La réforme de l'apprentissage se fera, comme celle de la formation, en concertation avec les régions et devra rendre plus attractif ce dispositif. Après avoir été reçu à l'Élysée, Jean-Claude Mailly a "insisté sur le statut du maître d'apprentissage, du tuteur, qui n'est pas assez valorisé aujourd'hui". "Et sur le statut de l'apprenti, il n'y a aucune raison par exemple qu'un apprenti gagne moins qu'un contrat de professionnalisation."

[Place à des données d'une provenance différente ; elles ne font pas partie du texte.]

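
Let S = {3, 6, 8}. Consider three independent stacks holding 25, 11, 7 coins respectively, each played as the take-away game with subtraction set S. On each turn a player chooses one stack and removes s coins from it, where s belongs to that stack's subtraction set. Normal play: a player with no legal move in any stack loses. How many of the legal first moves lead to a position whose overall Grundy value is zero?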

Ouvrir l'assurance chômage à tous

C'est la réforme de l'assurance chômage qui risque de cristalliser le plus l'attention. Il est prévu d'étendre le système aux indépendants et aux démissionnaires. "L'objectif, c'est d'ouvrir l'assurance chômage à tous et c'est aussi qu'elle puisse se réformer pour lutter contre la précarité", explique Muriel Pénicaud. Car "les contrats précaires", c'est "ce qui coûte le plus cher à l'assurance chômage". Est prévu un "bonus-malus" pour les entreprises qui abusent des contrats courts. Les syndicats, eux, craignent que ces nouveaux droits n'entraînent une baisse des allocations. Autre sujet de friction: le financement et la gouvernance. Le régime ne serait plus uniquement financé par les cotisations, mais également par l'impôt (CSG), et il passerait d'une gestion paritaire par les partenaires sociaux à une gestion tripartite avec un pilotage de l'Etat. Sur ce point, Jean-Claude Mailly a insisté sur le fait que les syndicats devaient garder leur "responsabilité, en ce qui concerne les salariés, sur la définition des prestations et de l'indemnisation". Il s'est dit contre la gestion tripartite. "Quand on gère à trois, c'est toujours deux contre un et ça tourne, donc je ne pense pas que ce soit le meilleur système."